I marked my forty-first year of existence yesterday unusually. Spending it away from my immediate family is in itself, is a highly unusual event.
I was supposed to welcome the sunrise by the sea and wait for the start of the Triathlon. But as it turned out, I not only missed the sunrise but also the first part of the event, swimming. I did not watch the awarding at noon, I only listened to it while staring out at the sea.
My whole afternoon and early evening was spent in a wake. An aunt on my father’s side passed away. Technically, she is my great-aunt because she was a first degree cousin of my father’s mother. But I grew up knowing her as a sister of an uncle thus an aunt.

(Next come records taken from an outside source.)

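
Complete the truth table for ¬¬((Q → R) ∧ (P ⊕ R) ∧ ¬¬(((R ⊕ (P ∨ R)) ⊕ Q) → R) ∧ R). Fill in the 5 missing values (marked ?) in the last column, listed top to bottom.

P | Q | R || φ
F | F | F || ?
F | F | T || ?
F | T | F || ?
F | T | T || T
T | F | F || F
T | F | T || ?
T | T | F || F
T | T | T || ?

Row P=F, Q=F, R=F: ((Q → R) ∧ (P ⊕ R) ∧ ¬¬(((R ⊕ (P ∨ R)) ⊕ Q) → R) ∧ R) = F, ¬((Q → R) ∧ (P ⊕ R) ∧ ¬¬(((R ⊕ (P ∨ R)) ⊕ Q) → R) ∧ R) = T, so the formula = F.
Row P=F, Q=F, R=T: ((Q → R) ∧ (P ⊕ R) ∧ ¬¬(((R ⊕ (P ∨ R)) ⊕ Q) → R) ∧ R) = T, ¬((Q → R) ∧ (P ⊕ R) ∧ ¬¬(((R ⊕ (P ∨ R)) ⊕ Q) → R) ∧ R) = F, so the formula = T.
Row P=F, Q=T, R=F: ((Q → R) ∧ (P ⊕ R) ∧ ¬¬(((R ⊕ (P ∨ R)) ⊕ Q) → R) ∧ R) = F, ¬((Q → R) ∧ (P ⊕ R) ∧ ¬¬(((R ⊕ (P ∨ R)) ⊕ Q) → R) ∧ R) = T, so the formula = F.
Row P=T, Q=F, R=T: ((Q → R) ∧ (P ⊕ R) ∧ ¬¬(((R ⊕ (P ∨ R)) ⊕ Q) → R) ∧ R) = F, ¬((Q → R) ∧ (P ⊕ R) ∧ ¬¬(((R ⊕ (P ∨ R)) ⊕ Q) → R) ∧ R) = T, so the formula = F.
Row P=T, Q=T, R=T: ((Q → R) ∧ (P ⊕ R) ∧ ¬¬(((R ⊕ (P ∨ R)) ⊕ Q) → R) ∧ R) = F, ¬((Q → R) ∧ (P ⊕ R) ∧ ¬¬(((R ⊕ (P ∨ R)) ⊕ Q) → R) ∧ R) = T, so the formula = F.

F, T, F, F, F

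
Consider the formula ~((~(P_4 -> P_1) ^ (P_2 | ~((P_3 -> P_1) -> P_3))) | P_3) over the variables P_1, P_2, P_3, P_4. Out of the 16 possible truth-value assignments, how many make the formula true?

2

P_1 | P_2 | P_3 | P_4 || φ
 1  |  1  |  1  |  1  || 0
 1  |  1  |  1  |  0  || 0
 1  |  1  |  0  |  1  || 0
 1  |  1  |  0  |  0  || 0
 1  |  0  |  1  |  1  || 0
 1  |  0  |  1  |  0  || 0
 1  |  0  |  0  |  1  || 0
 1  |  0  |  0  |  0  || 0
 0  |  1  |  1  |  1  || 0
 0  |  1  |  1  |  0  || 0
 0  |  1  |  0  |  1  || 1
 0  |  1  |  0  |  0  || 0
 0  |  0  |  1  |  1  || 0
 0  |  0  |  1  |  0  || 0
 0  |  0  |  0  |  1  || 1
 0  |  0  |  0  |  0  || 0
The formula is true on 2 of the 16 rows.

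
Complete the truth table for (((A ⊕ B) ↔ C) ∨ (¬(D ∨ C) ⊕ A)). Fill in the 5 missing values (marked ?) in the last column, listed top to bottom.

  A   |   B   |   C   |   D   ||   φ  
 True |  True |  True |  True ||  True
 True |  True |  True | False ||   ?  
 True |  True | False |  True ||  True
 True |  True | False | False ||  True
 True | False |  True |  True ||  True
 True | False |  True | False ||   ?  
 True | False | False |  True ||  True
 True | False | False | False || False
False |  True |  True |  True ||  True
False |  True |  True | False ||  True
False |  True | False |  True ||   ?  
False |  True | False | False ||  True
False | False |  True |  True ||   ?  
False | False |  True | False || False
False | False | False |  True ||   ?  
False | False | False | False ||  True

Row A=True, B=True, C=True, D=False: ((A ⊕ B) ↔ C) = False, (¬(D ∨ C) ⊕ A) = True, so the formula = True.
Row A=True, B=False, C=True, D=False: ((A ⊕ B) ↔ C) = True, (¬(D ∨ C) ⊕ A) = True, so the formula = True.
Row A=False, B=True, C=False, D=True: ((A ⊕ B) ↔ C) = False, (¬(D ∨ C) ⊕ A) = False, so the formula = False.
Row A=False, B=False, C=True, D=True: ((A ⊕ B) ↔ C) = False, (¬(D ∨ C) ⊕ A) = False, so the formula = False.
Row A=False, B=False, C=False, D=True: ((A ⊕ B) ↔ C) = True, (¬(D ∨ C) ⊕ A) = False, so the formula = True.

True, True, False, False, True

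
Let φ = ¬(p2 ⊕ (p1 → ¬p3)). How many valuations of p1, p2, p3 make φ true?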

Although I grew up hearing her name ans stories about her, I only met her personally last year. She reminded me so much of her mother. In my heart and my mind, her mother was more of a grandmother to me than my own father’s mother. Although the time I spent with her mother was far and few between, in my child’s heart and mind, she was what a grandmother should be. She was like my mother’s mother. Thus when I met my aunt, I think some transference took place.
Am planning to transfer here in Cebu, at the least, spend a big chunk of my time, but the only two people who were a part of my childhood have passed away recently. They are my links to my Cebuano/Dalaguetnon ancestry. My own father and grandmother never talked much of the past and never encouraged me to visit their birthplace. Those two people are the only ones who I feel a kinship for. They are the ones whom I feel I can connect with, with no pretensions and artifice.
Aside from my sister, sons and husband, two other people made me feel that my day was really special. One made me feel special only in my mind and another brought tears to my eyes.
All in all, it wasn’t a bad marking of birth. So on to the nine-year countdown for the half century mark. Then am all ready to expire and be cremated.